Spring naar content

Communicatie “alles bepalend” bij hersenletsel en/of verlamming

In onze praktijk komen wij helaas regelmatig cliënten tegen die blijvend hersenletsel oplopen. Onlangs besteedde de NOS aandacht aan communicatie bij hersenletsel en verlamming. Voor zowel de getroffene zelf als voor omstanders van aanzienlijk belang. Eén van de geïnterviewde personen noemde het zelfs “alles bepalend” en dat zegt genoeg.

Graag besteden wij in onze Nieuwsbrief daarom nogmaals aandacht aan deze belangrijke kwestie.

Van dichtbij maken wij namelijk ook mee dat het van onschatbare waarde is om je te kunnen uitdrukken door spraak- en/of (deels) lichaamstaal. Het elkaar niet kunnen begrijpen is een groot struikelblok voor de betrokkene, wat bij mensen met bijvoorbeeld NAH ook boosheid, extra prikkels en frustratie teweeg brengt.

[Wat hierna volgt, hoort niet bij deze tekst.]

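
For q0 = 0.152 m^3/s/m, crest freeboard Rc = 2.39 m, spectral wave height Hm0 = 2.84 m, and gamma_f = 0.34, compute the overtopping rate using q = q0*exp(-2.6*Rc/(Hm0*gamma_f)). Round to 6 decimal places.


q = q0 * exp(-2.6 * Rc / (Hm0 * gamma_f))
Exponent = -2.6 * 2.39 / (2.84 * 0.34)
= -2.6 * 2.39 / 0.9656
= -6.435377
exp(-6.435377) = 0.001604
q = 0.152 * 0.001604
q = 0.000244 m^3/s/m

0.000244


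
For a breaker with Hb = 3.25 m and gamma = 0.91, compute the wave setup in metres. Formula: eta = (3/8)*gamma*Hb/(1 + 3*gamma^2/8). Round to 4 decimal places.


eta = (3/8) * gamma * Hb / (1 + 3*gamma^2/8)
Numerator = (3/8) * 0.91 * 3.25 = 1.109063
Denominator = 1 + 3*0.91^2/8 = 1 + 0.310538 = 1.310538
eta = 1.109063 / 1.310538
eta = 0.8463 m

0.8463


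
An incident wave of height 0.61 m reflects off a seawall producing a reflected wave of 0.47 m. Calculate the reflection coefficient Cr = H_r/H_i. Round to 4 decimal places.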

Mensen met bijvoorbeeld afasie kunnen zich niet serieus genomen voelen. Communicatieproblemen kunnen zelfs gevaarlijke situaties tot gevolg hebben. Maar ook bij de familieleden en de naaste omgeving kunnen de machteloosheid, de frustratie en het elkaar niet begrijpen ontzettend zwaar zijn en zelfs belemmerend werken.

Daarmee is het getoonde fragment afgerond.